The centrist group is pulling off a reverse Goldilocks — serving up something in between the other options that nobody wants.

On Monday, the centrist group No Labels went further than it’s ever gone in signaling interest in running a third-party unity ticket for the White House in 2024. But the way the group explained if, when and why it would run a candidate only reaffirmed that No Labels seems to have no idea what it’s doing.

The group sparked buzz by hosting an event at Saint Anselm’s College in New Hampshire on Monday, headlined by Sen. Joe Manchin, D-W.Va., and former Gov. Jon Huntsman, R-Utah. Manchin, who spoke in grandiose tones, said, “I’m here trying to basically save the nation,” and he implied an openness to running as a No Labels candidate. “I just want people to know I haven’t made a decision on what I’m going to do in 2024,” Manchin said. “This is not about me or anybody else. It’s about two parties that have gone to their respective side, the extreme right and extreme left, and the middle has been left behind. There’s no voice for the middle.”

While a significant chunk of Americans identify as independents, most don’t.

In the way it floated a potential entry into the race, No Labels also took a more aggressive posture than it previously has. In June, Mark McKinnon, a former GOP strategist who co-founded the group, said that he saw No Labels as a backup option in case President Joe Biden was trailing former President Donald Trump in a rematch of 2020. “The whole idea is to save the republic from Donald Trump,” McKinnon told Politico. But on Monday the group’s co-chair, former governor of North Carolina Pat McCrory, said the group sees running candidates as an “insurance policy” against the very prospect of a Biden-Trump rematch. 

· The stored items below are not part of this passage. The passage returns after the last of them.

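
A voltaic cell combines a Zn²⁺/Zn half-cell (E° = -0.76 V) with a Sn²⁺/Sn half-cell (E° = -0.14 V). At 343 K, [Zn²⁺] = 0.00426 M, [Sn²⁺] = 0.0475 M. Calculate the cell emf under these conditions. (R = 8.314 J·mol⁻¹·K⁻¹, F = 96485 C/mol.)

0.656 V

The Sn²⁺/Sn couple has the higher reduction potential and acts as the cathode, so E°_cell = -0.14 − (-0.76) = 0.62 V.
Balancing electrons gives n = 2; the reaction quotient is Q = [Zn²⁺]/[Sn²⁺] = 0.0897.
E = E° − (RT/nF) ln Q = 0.62 − (8.314×343)/(2×96485) × (-2.411) = 0.620 + 0.036 = 0.656 V.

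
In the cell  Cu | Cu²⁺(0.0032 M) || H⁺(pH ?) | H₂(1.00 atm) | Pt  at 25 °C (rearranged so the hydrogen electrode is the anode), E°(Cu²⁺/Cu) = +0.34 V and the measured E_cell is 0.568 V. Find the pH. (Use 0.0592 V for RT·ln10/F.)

E°_cell = 0.34 V and n = 2.
log Q = n(E° − E)/0.0592 = 2×(0.34 − 0.568)/0.0592 = -7.703.
With Q = [H⁺]^2 / ([Cu²⁺]·P(H₂)), solving for [H⁺] gives log[H⁺] = -5.099, so pH = 5.10.

pH = 5.10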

“We hope we won’t have to do it, but the fact of the matter is, if by Super Tuesday, that we see the final two candidates frankly being Donald Trump or Joe Biden ... right now 60 to 70% of the American people are saying we can do better,” McCrory said. In other words, McCrory is saying that, given Biden’s and Trump’s low favorability ratings, the safe thing to do is to drop a centrist third party into the mix. 

I have many questions. 

The first is: Insurance policy against what? The insurance policy claim rests on the assumption that a Biden-Trump rematch represents an emergency-level disenfranchisement of real America, where everybody really prefers a candidate who falls somewhere between the two. That would be a strange way to respond to the results of a primary system which, by definition, allows millions of people to express their preferences, including voting for candidates that skew more or less moderate in both parties. The counterargument is that the primary system presents few options and favors party activists. Which: fair. But in order for the No Labels insurance policy to get traction, it would require the existence of a silent centrist majority that is itching for a ticket that tries to stand squarely between Democrats and Republicans.

There is no evidence that such a majority exists. While a significant chunk of Americans identify as independents, most don’t, and the percentage of “true independents” — that is, those who don’t reliably lean in a partisan direction in their voting — was somewhere around 10% in the last election. In the run-up to the 2020 election, Gallup found that about 88% of Americans effectively identified with one of the two major parties, and Pew found it to be 92%. 

Another question: Who wants this so-called insurance policy? The policy platform for No Labels is predicated on the idea that the way to bring the country together is to force both sides to compromise a bit on their policy preferences. For example, supporting renewable energy, but allowing domestic fossil fuel production to continue, or implementing universal background checks on gun purchases. A big issue for No Labels-affiliated politicians like Manchin is bringing down the deficit, which mattered a lot to establishment Democrats and Republicans in the neoliberal era but has almost completely fallen off as a salient issue for voters of both parties. On some hot-button issues, No Labels conveniently punts the question. Take abortion, which it describes as “too important and complicated an issue to say it’s common sense to pass a law — nationally or in the states — that draws a clear line at a certain stage of pregnancy.” But it's unlikely that this would even work for the prime demographic that No Labels would hope to win over.

Pew polling has shown that the parts of the electorate that are least committed to a party have little in common with each other. They may be dissatisfied with the partisan status quo, but they have wildly divergent views on the economy, social rights and other issues that scatter them across the political spectrum. On top of that, they tend to be lower-information voters than most of the electorate, meaning that they aren't going to be nerdy policy wonks who are actively searching for an alternative. The No Labels platform isn’t a natural home for the politically homeless; it’s an odd hodgepodge of positions that functions as a kind of reverse Goldilocks — something in the middle that no substantive community of voters wants. 

While polling may indicate that on an issue-by-issue basis some No Labels positions attract wide support, politics isn’t simply an amalgam of policy positions. It’s driven by power, interests and ideology, and voters are driven instinctively to parties and candidates that recognize the reality of what’s at stake when these forces clash. Polarization poses many legitimate challenges to democratic governance in America — and across the democratic world today — but the answer isn’t to just take a bunch of issues and split the difference and avoid taking a side. 

One other question that I — and many others — have is this: Does No Labels have an insurance plan for its insurance plan? The group’s CEO Nancy Jacobson adamantly denies wanting to throw the election to favor Republicans — as a number of Democratic-leaning groups are concerned about, given polling suggesting that it could siphon off more Democratic voters than Republicans — and yet she hasn’t clarified exactly what her criteria would be for pulling a No Labels candidate out of the 2024 race. “We will not spoil for either side. The only reason to do this is to win,” Jacobson recently told NBC News. But given that the futility of a candidate running as part of a far-fetched, last-second third party is obvious now, one has to ask what data No Labels officials would need to see to convince them to pull their candidate out of the race. A better question, though, might be why they’re considering running a candidate at all.